Gang di sebelah kiri beranda adalah jalan menuju bangsal wanita. Kau harus
tetap mengambil jalan sebelah kanan, terus melewati bagian internis dan bagian
bedah. Bila kebetulan terdengar alunan musik dan lagu-lagu dari salah satu
kamar, cobalah tengok di dalamnya. Boleh jadi aku sudah berada di sana, di
sebuah ruang khusus untuk para pasien yang sudah sembuh. Di situ kita dapat
membaca buku-buku sambil menikmati alunan musik sebagai hiburan. Pagi tadi,
ketika dokter kepala bersama para asisten dan perawat dalam kunjungan
kelilingnya menjenguk dan memeriksaku, kepada dokter yang merawatku ia
mengatakan sesuatu, yang tak aku pahami. Maka ia lalu menjelaskan kepadaku,
bahwa besok pagi aku sudah boleh bangun dan meninggalkan rumah sakit. Keputusan
yang sebenarnya belum aku inginkan. Rasanya aku masih ingin tinggal
di sini lebih lama lagi. Di sini semuanya begitu bersih dan terang.
Tempat-tempat tidurnya empuk, sepreinya terbuat dari kain damas putih dan
selimutnya lembut seperti beludru. Dalam setiap kamar tersedia aliran air, yang
akan dihangatkan bila malam yang dingin tiba. Hampir tiap hari disuguhkan
masakan daging unggas atau domba panggang, yang sangat cocok bagi kondisi perut
para pasien. Pasien di sebelahku telah dengan sengaja selama seminggu pura-pura
masih sakit, hanya agar ia masih bisa menikmati kelezatan gorengan ayam dalam
beberapa hari lagi. Tapi dokter kepala mengetahui hal itu. Karena itu ia pun
disuruh segera pulang. Namun untuk menunjukkan bahwa pasien itu sudah
benar-benar pulih kesehatannya, ia masih dibolehkan sekali lagi menyantap
hidangan roti keju dan ayam panggang. Nah, ayah, datanglah, sebelum
daging ayam terakhir untukku dipanggang!”

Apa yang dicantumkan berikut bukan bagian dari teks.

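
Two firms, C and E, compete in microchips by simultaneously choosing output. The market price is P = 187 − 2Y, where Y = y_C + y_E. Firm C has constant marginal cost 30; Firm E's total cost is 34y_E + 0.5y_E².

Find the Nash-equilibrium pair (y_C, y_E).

Firm C's profit: π = y_C(187 − 2(y_C + y_E)) − 30y_C.
∂π/∂y_C = 157 − 4y_C − 2y_E = 0, so y_C = 39.25 − 0.5y_E.
For E: ∂π/∂y_E = 153 − 5y_E − 2y_C = 0 ⇒ y_E = 30.6 − 0.4y_C.
Plugging y_E into C's best response: y_C = 39.25 − 0.5(30.6 − 0.4y_C) ⇒ 0.8y_C = 23.95, so y_C = 29.9375.
Then y_E = 30.6 − 0.4·29.9375 = 18.625.

29.9375, 18.625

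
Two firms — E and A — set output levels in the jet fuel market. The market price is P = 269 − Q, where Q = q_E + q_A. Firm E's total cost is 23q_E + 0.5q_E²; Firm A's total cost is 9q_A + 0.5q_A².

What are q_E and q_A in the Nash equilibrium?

59.75, 66.75

Firm E's profit: π = q_E(269 − (q_E + q_A)) − 23q_E − 0.5q_E².
∂π/∂q_E = 246 − 3q_E − q_A = 0, so q_E = 82 − (1/3)q_A.
By the same steps for A: q_A = 260/3 − (1/3)q_E.
Substituting the second reaction function into the first: q_E = 82 − (1/3)(260/3 − (1/3)q_E), which gives (8/9)q_E = 478/9 ⇒ q_E = 59.75.
Then q_A = 260/3 − (1/3)·59.75 = 66.75.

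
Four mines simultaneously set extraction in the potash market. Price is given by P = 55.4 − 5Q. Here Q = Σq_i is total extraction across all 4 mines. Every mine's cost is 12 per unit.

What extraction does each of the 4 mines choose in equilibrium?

A representative mine's profit is π_i = q_i(55.4 − 5Q) − 12q_i, with Q = q_i + Σ_{j≠i} q_j.
First-order condition: 43.4 − 10q_i − 5Σ_{j≠i} q_j = 0.
In a symmetric equilibrium every mine chooses the same q, so Σ_{j≠i} q_j = 3q. The condition becomes 43.4 − 25q = 0, giving q = 43.4/25 = 1.736.

1.736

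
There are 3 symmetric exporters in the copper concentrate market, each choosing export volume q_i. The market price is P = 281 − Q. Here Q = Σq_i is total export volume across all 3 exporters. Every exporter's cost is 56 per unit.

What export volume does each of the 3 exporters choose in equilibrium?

A representative exporter's profit is π_i = q_i(281 − Q) − 56q_i, with Q = q_i + Σ_{j≠i} q_j.
First-order condition: 225 − 2q_i − Σ_{j≠i} q_j = 0.
With identical exporters, set every q_j = q: then 225 − 2q − 2q = 0, i.e. q = 225/4 = 56.25.

56.25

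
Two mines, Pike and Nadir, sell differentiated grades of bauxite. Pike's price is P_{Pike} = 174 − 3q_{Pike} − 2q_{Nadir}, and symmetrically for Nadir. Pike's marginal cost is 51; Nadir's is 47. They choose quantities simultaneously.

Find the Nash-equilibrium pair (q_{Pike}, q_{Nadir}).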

Situasi sebagaimana yang digambarkan
dalam surat di atas tentu tak perlu diragukan, andai itu ditulis pada abad
ke-21 ini. Namun surat itu menggambarkan fasilitas dan pelayanan salah satu
rumah sakit 1000 tahun yang lalu, yang ada di kota-kota besar Khilafah, yang
membentang antara Himalaya di India dan Pyrenia di Perancis. Cordoba sendiri
pada pertengahan abad ke-10 sudah mempunyai 50 rumah sakit. Pada jaman Harun
Al-Rasyid, Baghdad sudah memiliki banyak rumah sakit terkenal. Di
situlah diterapkan ilmu kedokteran yang tidak lagi dari berasal dari takhayul,
tetapi yang telah melalui percobaan ilmiah (kedokteran experimental).